Depuis 10 ans, la Bourse ressemble à une gigantesque table de poker. Depuis que l’âge moyen des baby- boomers a dépassé le pic des dépenses, les seules progressions à espérer du marché sont intégralement composées d’inflation, et donc illusoires.
Dans ce jeu à somme nulle, la stratégie gagnante ressemble à celle des joueurs de cartes professionnels : il s’agit de déceler, dans le visage des autres, les éventuels signes de cupidité et de peur qui donnent des indices sur leur main. Quatre jauges permettent d’obtenir un trouillomètre fiable de la Bourse.

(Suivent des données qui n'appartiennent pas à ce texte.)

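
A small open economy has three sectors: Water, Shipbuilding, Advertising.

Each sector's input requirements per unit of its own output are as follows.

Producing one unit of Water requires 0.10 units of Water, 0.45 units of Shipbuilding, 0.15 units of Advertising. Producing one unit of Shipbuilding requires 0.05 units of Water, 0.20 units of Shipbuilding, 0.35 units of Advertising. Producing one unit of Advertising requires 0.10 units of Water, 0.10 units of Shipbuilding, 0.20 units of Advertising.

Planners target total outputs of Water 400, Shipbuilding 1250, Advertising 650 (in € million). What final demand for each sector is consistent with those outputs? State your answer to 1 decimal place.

d_W = 232.5, d_S = 755.0, d_A = 22.5

I − A =
  [   0.90    -0.05    -0.10]
  [  -0.45     0.80    -0.10]
  [  -0.15    -0.35     0.80]
d = (I − A) x:
  d_W = (+0.90)·400 + (-0.05)·1250 + (-0.10)·650 = 232.5
  d_S = (-0.45)·400 + (+0.80)·1250 + (-0.10)·650 = 755.0
  d_A = (-0.15)·400 + (-0.35)·1250 + (+0.80)·650 = 22.5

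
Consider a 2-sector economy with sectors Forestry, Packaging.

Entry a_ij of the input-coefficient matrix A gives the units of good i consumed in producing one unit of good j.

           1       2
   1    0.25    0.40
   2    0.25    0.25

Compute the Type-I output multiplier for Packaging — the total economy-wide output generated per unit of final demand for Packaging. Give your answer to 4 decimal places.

I − A =
  [   0.75    -0.40]
  [  -0.25     0.75]
det(I−A) = (0.75)(0.75) − (-0.40)(-0.25) = 0.4625
adj(I−A) = [[0.75, 0.40], [0.25, 0.75]]
(I − A)⁻¹ = adj(I−A) / det(I−A) ≈
  [   1.62162     0.86486]
  [   0.54054     1.62162]
The output multiplier for sector j is the column-j sum of the Leontief inverse (I − A)⁻¹ = adj(I−A) / det(I−A).
Column 2 of adj(I−A): (0.40, 0.75); det(I−A) = 0.4625.
m_2 = (0.40 + 0.75) / 0.4625 = 1.15 / 0.4625 ≈ 2.4865.

m_2 = 2.4865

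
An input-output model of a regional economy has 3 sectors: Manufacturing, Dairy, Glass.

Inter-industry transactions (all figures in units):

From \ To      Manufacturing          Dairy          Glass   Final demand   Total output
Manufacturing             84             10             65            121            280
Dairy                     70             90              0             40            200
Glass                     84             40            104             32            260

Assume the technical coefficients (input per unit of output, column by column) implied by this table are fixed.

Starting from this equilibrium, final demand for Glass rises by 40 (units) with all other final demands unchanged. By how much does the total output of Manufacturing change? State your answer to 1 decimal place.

Technical coefficients a_ij = z_ij / X_j:
  a_11 = 84/280 = 0.30, a_21 = 70/280 = 0.25, a_31 = 84/280 = 0.30
  a_12 = 10/200 = 0.05, a_22 = 90/200 = 0.45, a_32 = 40/200 = 0.20
  a_13 = 65/260 = 0.25, a_23 = 0/260 = 0.00, a_33 = 104/260 = 0.40
I − A =
  [   0.70    -0.05    -0.25]
  [  -0.25     0.55     0.00]
  [  -0.30    -0.20     0.60]
Cofactors of I−A, C_ij = (−1)^(i+j)·(minor ij) (rows/columns in the sector order above):
  C_11 = (0.55)(0.60) − (0.00)(-0.20) = 0.3300
  C_12 = −[(-0.25)(0.60) − (0.00)(-0.30)] = 0.1500
  C_13 = (-0.25)(-0.20) − (0.55)(-0.30) = 0.2150
  C_21 = −[(-0.05)(0.60) − (-0.25)(-0.20)] = 0.0800
  C_22 = (0.70)(0.60) − (-0.25)(-0.30) = 0.3450
  C_23 = −[(0.70)(-0.20) − (-0.05)(-0.30)] = 0.1550
  C_31 = (-0.05)(0.00) − (-0.25)(0.55) = 0.1375
  C_32 = −[(0.70)(0.00) − (-0.25)(-0.25)] = 0.0625
  C_33 = (0.70)(0.55) − (-0.05)(-0.25) = 0.3725
det(I−A) = Σ_j (I−A)_1j·C_1j = (0.70)(0.3300) + (-0.05)(0.1500) + (-0.25)(0.2150) = 0.16975
adj(I−A) = Cᵀ =
  [ 0.3300   0.0800   0.1375]
  [ 0.1500   0.3450   0.0625]
  [ 0.2150   0.1550   0.3725]
(I − A)⁻¹ = adj(I−A) / det(I−A) ≈
  [   1.9440     0.4713     0.8100]
  [   0.8837     2.0324     0.3682]
  [   1.2666     0.9131     2.1944]
Δx = (I − A)⁻¹ Δd with Δd having +40 in the Glass component and 0 elsewhere.
So Δx_1 = L_13 · (+40), where L_13 = adj(I−A)_13 / det(I−A) = 0.1375 / 0.16975.
Δx_1 = 0.1375 × (+40) / 0.16975 = 5.50 / 0.16975 ≈ 32.4.

Δx_1 = 32.4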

Le VIX, indicateur de pessimisme
La première est l’indicateur de volatilité VIX. Plus la valeur de cet indice est forte, plus les Bourses ont une nervosité importante et donc un pessimisme élevé.
Certains attachent plus d’importance à la variation du VIX qu’à sa valeur absolue ; une progression indique un pessimisme croissant. Pour démontrer une partie de sa puissance, il suffit de jeter un oeil au graphique qui montre la forte corrélation du VIX avec l’ETF pariant sur la chute du marché avec un levier de 2.
Le TED, indicateur de la (non) confiance des banques entres elles
Le deuxième, surnommé TED, est l’écart de taux entre les emprunts d’Etat américain à court terme et l’euro/dollar. Autrement dit, ce chiffre mesure la différence entre le prix demandé par les autorités pour prêter de l’argent et celui exigé par les banques pour se financer entre elles.
S’il bondit, cela illustre une dégradation de la confiance mutuelle que se portent les divers établissements financiers. Inutile de vous dire que l’on a assisté, depuis l’été dernier, à des niveaux jamais observés depuis plus d’un demi-siècle.
Le prix de l’or physique, indicateur de déroute du système
Le troisième indicateur du système boursier mondial est le prix de l’or. Quand un nombre croissant d’investisseurs, dans la plupart des pays, quitte leur monnaie fiduciaire pour le métal jaune, c’est que cela s’annonce mal. Mais attention : les prix payés par ceux souhaitant retirer des lingots pour les stocker dans un endroit connu d’eux seuls sont plus parlants que les prix officiels.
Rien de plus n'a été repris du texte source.